When I look at the NHC forecast that HO cited, they appear to have picked parameters from all over the world that have been correlated in the past with hurricane number/intensity and use that to make the prediction. They don't say, but one suspects, that the choice of model parameters is the result of computer data-mining. There are grave dangers in doing prediction by datamining for things with high-correlations. If one looks at enough possible candidate variables, even if there are no true causal associations at all, something will look correlated by chance. To avoid this problem, it's important to do cross-validation - the samples used for finding the correlate variables to build the model and the samples used to test the prediction skill of the resulting model must not overlap.

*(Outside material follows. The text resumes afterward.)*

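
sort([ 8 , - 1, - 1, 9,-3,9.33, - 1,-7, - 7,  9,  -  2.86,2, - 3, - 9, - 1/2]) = [ - 9, - 7,-7,-3,- 3, - 2.86, - 1,-1, - 1, - 1/2,  2, 8,  9,9 , 9.33]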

It's not obvious to me that these guys understand the dangers here. But maybe they do and I just don't have enough detail on their methodology. Does anyone have more information on it?

Hmmm. In December 2004, they predicted a 69% chance of a Cat 3-4-5 hurricane hitting the US coast in 2005. We got Dennis, Katrina, Rita, and Wilma. Wilma had the lowest central pressure ever recorded in an Atlantic hurricane, and Katrina caused the highest monetary damages of any Atlantic hurricane.

In December 2003, they predicted a 68% probability of a Cat 3-4-5 hurricane hitting the US coast. We got Charlie, Ivan, and Jeanne. (Frances was only Cat 2 in Florida, though she had hit the Bahamas as a Cat 3).

So, when they say the probability of a Cat 3-4-5 strike on the US is 81% this year (versus 69% in 2005 and 68% in 2004), you should probably quake in fear :-).